A key part of our product is the ability to build family trees on our site. To better understand how our customers are building and using the tree features we wanted to work out what sort of structure the trees generally have and answer questions like how many generations do users have? Do users follow their pedigree line, their parents, grandparents and so on or build out their other relations? Do users focus on a paternal or maternal line or both?

Simple family tree

Trees can be quite complex structures with a lot of information contained within them. For example, a small tree with just a mother, father and daughter has 3 people but multiple relations depending on how you think about it.

It could have 3 simple relations:

  • Mother and Father are linked by a married relation
  • Mother and Daughter are linked by a child relation
  • Father and Daughter are also linked by a child relation

Simple family tree graph

These relations can be expanded on to give direction information as well, in which case you end up with 6 relationships:

  • Mother is married to Father
  • Father is married to Mother
  • Mother is parent of Daughter
  • Daughter is child of Mother
  • Father is parent of Daughter
  • Daughter is child of Father

All relationships graph

Adding in direction information has doubled the amount of relationships in the tree and this is before including other members of the tree and adding other relationships such as sibling relationships. Analysing this complex data is a challenge, how do we work out how many generations there are? How many people are in each generation?

To solve these problems we decided to use directional graphs, as this seemed the most natural way to deal with this data. In a directional graph, nodes are connected by edges with a direction. The example of the simple tree matches a graph well, each person is a node and each relationship linking people is an edge.

Calculating Generation Information

In order to use graphs to calculate the number of generations and the people within each generation, we need to perform a weighted shortest path algorithm. These algorithms calculate the shortest number of steps between each node using the weights as the length of each step, an edge with a weight of 1 will be preferred over an edge with a weight of 10. This is similar to how a sat-nav might calculate a car journey, you could take two roads one is straight and will take 10 minutes, the other is curvy and will take 20 minutes. So the sat-nav recommends the short road.

For our purposes a parent relationship has a weight of 1 and a child relationship has a weight of -1, all other relationships have a weight of 0. This means that the algorithm counts up the generations as it moves up older generations and removes generations if it has to go down a generation, but can freely move along relations in the same generation as it needs without changing the path length.

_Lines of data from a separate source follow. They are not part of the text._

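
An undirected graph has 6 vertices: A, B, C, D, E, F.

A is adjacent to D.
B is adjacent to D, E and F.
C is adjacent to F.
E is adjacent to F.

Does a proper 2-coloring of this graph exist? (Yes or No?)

No

B, E, F form a triangle, so at least 3 colors are needed.
So 2 colors are not enough.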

For example imagine a tree with a couple Person A and Person B. Person A only has their parents, Person B has their parents and grandparents. The path going from Person A’s father to person B’s grandmother is as such:

  • From Person A’s father to Person A: Path length = -1, one generation down
  • From Person A to Person B: Path length = -1 + 0 = -1, no change in generation
  • From Person B to Person B’s mother: Path length = -1 + 1 = 0, one generation up back to the starting generation
  • From Person B’s parent to Person B’s grandmother: Path length = 0 + 1 = 1, a generation above the starting generation

Example path graph

We do this for each pair of nodes in the graph, each person in the tree to every other person in the tree. This gives a matrix of generation distances from one person to each other person. From there we find the root node and set that as the 0th generation, all older generations are positive and all younger generations are negative. The root node’s parents are generation 1, the root node’s children are generation -1. A simple count of the number of times each generation occurs gives the width of each generation. The height is given by the difference between the maximum generation and the minimum generation plus 1 to account for the root node generation being 0. A tree with a root node, their parents and the root node’s child will have a height of 3, (1–1)+1=3. Now we have the information about the height and the width of the tree.

Pedigree Line Analysis

Using graphs in this way has an extra benefit, we can easily select the sub-graph that holds the root node’s pedgiree line. This means we can calculate the completeness of a user’s pedigree line, if they have both their parents, all 4 of their grandparents, all 8 of their great-grandparents and further back. We could use this to highlight the parts of the tree that are missing and maybe suggest where to look next to help them complete a generation in their pedigree line. Using this sub-graph we can also calculate the Ahenen number of each person in the tree. Ahnen numbering or ahnentafel is a system to number a person’s direct ancestors in a fixed sequence, starting at 1 for the person, 2 for their father, 3 for their mother. The rule for any father, f is:

  • fn = 2n

and the rule for any mother, m, is:

  • mn = 2n+1

where n is the Ahnen number for the child of the father or mother. We know the root node and the relations of each generation to the next, so we can loop through each generation and each person in that generation to calculate this number. This would also help us be able to indentify missing people in a tree and maybe prompt how to find them and where to look next.


We have implemented a way to calculate the height and width of trees created on our site with the aim of better understanding how our users build and use trees. This approach also enabled easy pedigree analysis, to understand if users aim to fill in their pedigree line and if there is a difference as a user becomes more experienced with the product.

Next Steps

The next steps for this work is to continue to analyse the data we have generated with this technique and hopefully inform and feed into new features for the tree in the future.